Emily Maxted had been stunned by the flash, her eyes squinting against the sudden burst of light. But despite that, and the fact she’d just been arrested, there was something about her that would grab your attention even in a crowded room. Her skin was pale and finely textured and it made her eyes appear unnaturally green and defiant. There was a dangerous curve to her lips and her hair was dyed purple and hung across her forehead in a set of uneven bangs that concealed as much as they revealed. She seemed squeezed into the photo’s frame, its strict parameters unable to contain her, but even in this single snapped moment Carrigan could see a wealth of buried history lurking in her eyes, storms and resentments and things that happened to her when she was four years old.
He put down the photo and re-checked the address on the file, telling Geneva to take the next right. They soon entered a hidden London, spacious and pristine, folded between the rolling hills and humps of Hampstead Heath. The area looked as if the last hundred years had never happened. They drove by houses that took up a whole block, houses invisible behind ten-foot walls and houses set so far back on their grounds they seemed mere specks on the horizon. The road curved and twisted as it followed the swirled spine of the heath, making the residences seem cut off from one another, distant ships on a jewelled sea. You could spend money to protect and seclude yourself from the harsh noise and swagger of the city but, as they pulled into the driveway, Carrigan knew that no amount of money could spare the people inside from the news he was about to deliver.
He got out of the car, brushed the crumbs from his jacket and stretched his legs as he stared up at the imposing Palladian facade. ‘You ever done this before?’ He turned towards Geneva, startled at how pale and drawn she looked.
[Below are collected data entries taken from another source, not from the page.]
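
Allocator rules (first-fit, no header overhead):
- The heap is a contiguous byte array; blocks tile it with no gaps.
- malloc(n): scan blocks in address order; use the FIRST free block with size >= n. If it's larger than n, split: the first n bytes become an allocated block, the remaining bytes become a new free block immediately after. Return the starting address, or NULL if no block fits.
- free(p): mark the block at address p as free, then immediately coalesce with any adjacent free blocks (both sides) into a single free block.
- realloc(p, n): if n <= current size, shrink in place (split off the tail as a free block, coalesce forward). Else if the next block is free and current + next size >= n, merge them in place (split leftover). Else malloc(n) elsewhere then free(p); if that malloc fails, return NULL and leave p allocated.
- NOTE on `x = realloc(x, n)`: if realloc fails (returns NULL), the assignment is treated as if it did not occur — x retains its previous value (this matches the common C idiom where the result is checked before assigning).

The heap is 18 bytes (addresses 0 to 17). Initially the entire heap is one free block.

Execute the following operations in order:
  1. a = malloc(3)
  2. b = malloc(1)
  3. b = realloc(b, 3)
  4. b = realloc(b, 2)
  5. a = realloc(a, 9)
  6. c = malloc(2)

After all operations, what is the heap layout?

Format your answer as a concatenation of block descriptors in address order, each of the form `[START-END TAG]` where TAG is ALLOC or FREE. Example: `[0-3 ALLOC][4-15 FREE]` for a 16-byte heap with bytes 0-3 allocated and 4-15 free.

Answer: [0-1 ALLOC][2-2 FREE][3-4 ALLOC][5-13 ALLOC][14-17 FREE]

Derivation:
Op 1: a = malloc(3) -> a = 0; heap: [0-2 ALLOC][3-17 FREE]
Op 2: b = malloc(1) -> b = 3; heap: [0-2 ALLOC][3-3 ALLOC][4-17 FREE]
Op 3: b = realloc(b, 3) -> b = 3; heap: [0-2 ALLOC][3-5 ALLOC][6-17 FREE]
Op 4: b = realloc(b, 2) -> b = 3; heap: [0-2 ALLOC][3-4 ALLOC][5-17 FREE]
Op 5: a = realloc(a, 9) -> a = 5; heap: [0-2 FREE][3-4 ALLOC][5-13 ALLOC][14-17 FREE]
Op 6: c = malloc(2) -> c = 0; heap: [0-1 ALLOC][2-2 FREE][3-4 ALLOC][5-13 ALLOC][14-17 FREE]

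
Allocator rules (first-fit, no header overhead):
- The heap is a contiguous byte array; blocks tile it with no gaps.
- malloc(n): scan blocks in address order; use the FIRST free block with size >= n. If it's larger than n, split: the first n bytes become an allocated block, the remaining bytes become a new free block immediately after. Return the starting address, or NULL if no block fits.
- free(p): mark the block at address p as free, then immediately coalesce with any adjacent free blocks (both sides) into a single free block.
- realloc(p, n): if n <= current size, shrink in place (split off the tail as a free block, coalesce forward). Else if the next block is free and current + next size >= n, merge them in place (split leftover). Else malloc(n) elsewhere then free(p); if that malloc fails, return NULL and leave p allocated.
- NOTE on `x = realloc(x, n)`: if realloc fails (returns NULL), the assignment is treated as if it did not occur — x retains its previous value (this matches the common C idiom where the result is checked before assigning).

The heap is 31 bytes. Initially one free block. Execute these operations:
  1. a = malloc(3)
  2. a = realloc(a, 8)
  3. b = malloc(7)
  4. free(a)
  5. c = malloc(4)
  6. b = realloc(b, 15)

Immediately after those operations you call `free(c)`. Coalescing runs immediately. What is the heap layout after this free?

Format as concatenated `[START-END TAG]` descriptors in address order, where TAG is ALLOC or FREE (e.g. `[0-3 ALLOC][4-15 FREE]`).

Answer: [0-7 FREE][8-22 ALLOC][23-30 FREE]

Derivation:
Op 1: a = malloc(3) -> a = 0; heap: [0-2 ALLOC][3-30 FREE]
Op 2: a = realloc(a, 8) -> a = 0; heap: [0-7 ALLOC][8-30 FREE]
Op 3: b = malloc(7) -> b = 8; heap: [0-7 ALLOC][8-14 ALLOC][15-30 FREE]
Op 4: free(a) -> (freed a); heap: [0-7 FREE][8-14 ALLOC][15-30 FREE]
Op 5: c = malloc(4) -> c = 0; heap: [0-3 ALLOC][4-7 FREE][8-14 ALLOC][15-30 FREE]
Op 6: b = realloc(b, 15) -> b = 8; heap: [0-3 ALLOC][4-7 FREE][8-22 ALLOC][23-30 FREE]
free(c): c = 0 -> block [0-3 ALLOC]; mark free, coalesce with adjacent free neighbors -> [0-7 FREE][8-22 ALLOC][23-30 FREE]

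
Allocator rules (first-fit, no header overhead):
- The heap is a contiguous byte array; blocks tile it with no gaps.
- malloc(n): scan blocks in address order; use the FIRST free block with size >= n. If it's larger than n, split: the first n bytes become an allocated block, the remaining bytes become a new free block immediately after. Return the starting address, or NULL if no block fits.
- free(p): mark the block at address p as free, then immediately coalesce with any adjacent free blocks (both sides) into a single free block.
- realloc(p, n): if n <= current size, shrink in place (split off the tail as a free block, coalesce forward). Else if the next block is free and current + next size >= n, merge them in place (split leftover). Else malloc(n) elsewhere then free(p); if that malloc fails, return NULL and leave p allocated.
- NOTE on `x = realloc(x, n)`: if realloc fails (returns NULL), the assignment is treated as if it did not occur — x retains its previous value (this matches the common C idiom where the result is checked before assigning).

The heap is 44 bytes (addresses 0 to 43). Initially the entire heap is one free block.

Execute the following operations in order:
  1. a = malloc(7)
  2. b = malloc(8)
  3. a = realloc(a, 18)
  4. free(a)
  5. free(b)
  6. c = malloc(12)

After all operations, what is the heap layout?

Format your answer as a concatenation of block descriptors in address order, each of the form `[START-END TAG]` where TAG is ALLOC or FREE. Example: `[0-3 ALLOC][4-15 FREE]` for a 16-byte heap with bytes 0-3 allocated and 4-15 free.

Answer: [0-11 ALLOC][12-43 FREE]

Derivation:
Op 1: a = malloc(7) -> a = 0; heap: [0-6 ALLOC][7-43 FREE]
Op 2: b = malloc(8) -> b = 7; heap: [0-6 ALLOC][7-14 ALLOC][15-43 FREE]
Op 3: a = realloc(a, 18) -> a = 15; heap: [0-6 FREE][7-14 ALLOC][15-32 ALLOC][33-43 FREE]
Op 4: free(a) -> (freed a); heap: [0-6 FREE][7-14 ALLOC][15-43 FREE]
Op 5: free(b) -> (freed b); heap: [0-43 FREE]
Op 6: c = malloc(12) -> c = 0; heap: [0-11 ALLOC][12-43 FREE]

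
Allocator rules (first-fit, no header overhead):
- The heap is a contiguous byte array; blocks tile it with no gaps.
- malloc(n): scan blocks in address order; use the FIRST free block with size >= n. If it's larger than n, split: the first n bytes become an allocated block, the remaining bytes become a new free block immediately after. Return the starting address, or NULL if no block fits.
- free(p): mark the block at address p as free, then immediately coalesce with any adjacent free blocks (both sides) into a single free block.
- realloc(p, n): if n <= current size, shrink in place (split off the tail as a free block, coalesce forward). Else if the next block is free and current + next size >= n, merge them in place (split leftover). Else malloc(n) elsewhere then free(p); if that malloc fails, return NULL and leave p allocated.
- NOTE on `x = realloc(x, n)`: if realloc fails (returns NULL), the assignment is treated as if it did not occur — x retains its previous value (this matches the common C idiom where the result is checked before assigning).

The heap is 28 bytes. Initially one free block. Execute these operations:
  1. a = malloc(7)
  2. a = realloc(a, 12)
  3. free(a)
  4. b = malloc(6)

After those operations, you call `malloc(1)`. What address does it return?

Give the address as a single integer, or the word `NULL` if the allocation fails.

Answer: 6

Derivation:
Op 1: a = malloc(7) -> a = 0; heap: [0-6 ALLOC][7-27 FREE]
Op 2: a = realloc(a, 12) -> a = 0; heap: [0-11 ALLOC][12-27 FREE]
Op 3: free(a) -> (freed a); heap: [0-27 FREE]
Op 4: b = malloc(6) -> b = 0; heap: [0-5 ALLOC][6-27 FREE]
malloc(1): first-fit scan over [0-5 ALLOC][6-27 FREE] -> 6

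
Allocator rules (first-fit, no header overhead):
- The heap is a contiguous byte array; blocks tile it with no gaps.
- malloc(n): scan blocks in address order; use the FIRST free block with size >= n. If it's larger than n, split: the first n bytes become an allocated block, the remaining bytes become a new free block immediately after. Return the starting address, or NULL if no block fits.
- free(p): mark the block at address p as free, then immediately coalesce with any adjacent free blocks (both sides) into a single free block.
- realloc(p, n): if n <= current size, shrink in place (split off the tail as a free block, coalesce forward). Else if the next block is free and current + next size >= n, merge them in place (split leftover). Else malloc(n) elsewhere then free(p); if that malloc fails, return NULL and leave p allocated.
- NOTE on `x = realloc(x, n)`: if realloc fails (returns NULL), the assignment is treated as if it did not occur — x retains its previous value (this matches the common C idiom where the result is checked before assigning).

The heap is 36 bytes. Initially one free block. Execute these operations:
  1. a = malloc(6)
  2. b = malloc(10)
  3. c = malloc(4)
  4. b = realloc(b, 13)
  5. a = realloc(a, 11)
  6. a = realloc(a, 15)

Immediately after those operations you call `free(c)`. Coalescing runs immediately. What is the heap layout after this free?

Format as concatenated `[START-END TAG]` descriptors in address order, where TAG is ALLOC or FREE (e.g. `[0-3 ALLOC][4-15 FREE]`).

Op 1: a = malloc(6) -> a = 0; heap: [0-5 ALLOC][6-35 FREE]
Op 2: b = malloc(10) -> b = 6; heap: [0-5 ALLOC][6-15 ALLOC][16-35 FREE]
Op 3: c = malloc(4) -> c = 16; heap: [0-5 ALLOC][6-15 ALLOC][16-19 ALLOC][20-35 FREE]
Op 4: b = realloc(b, 13) -> b = 20; heap: [0-5 ALLOC][6-15 FREE][16-19 ALLOC][20-32 ALLOC][33-35 FREE]
Op 5: a = realloc(a, 11) -> a = 0; heap: [0-10 ALLOC][11-15 FREE][16-19 ALLOC][20-32 ALLOC][33-35 FREE]
Op 6: a = realloc(a, 15) -> a = 0; heap: [0-14 ALLOC][15-15 FREE][16-19 ALLOC][20-32 ALLOC][33-35 FREE]
free(c): c = 16 -> block [16-19 ALLOC]; mark free, coalesce with adjacent free neighbors -> [0-14 ALLOC][15-19 FREE][20-32 ALLOC][33-35 FREE]

Answer: [0-14 ALLOC][15-19 FREE][20-32 ALLOC][33-35 FREE]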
‘Once . . . only once,’ she replied. ‘Swore I’d never do it again.’ She laughed faintly, the sound disappearing almost as soon as it escaped her mouth.
He’d been pleasantly surprised when she’d volunteered to come along. It was a necessary part of the job but it was always ugly and nothing would change that. It was the part everyone hated, the part where they suddenly made excuses or remembered important meetings they were late for, but Carrigan had always believed that he, as the investigating officer, should do it himself. No victim’s relatives deserved a uniform three weeks into the job stumbling through his lines and putting his foot in it. But it wasn’t just that, he had to admit, as he stared one last time at the photo. They needed to find out as much as they could about the mysterious pink-haired girl, about her life and friends and routines, before they could understand how she was involved with the nuns and why she was there that night.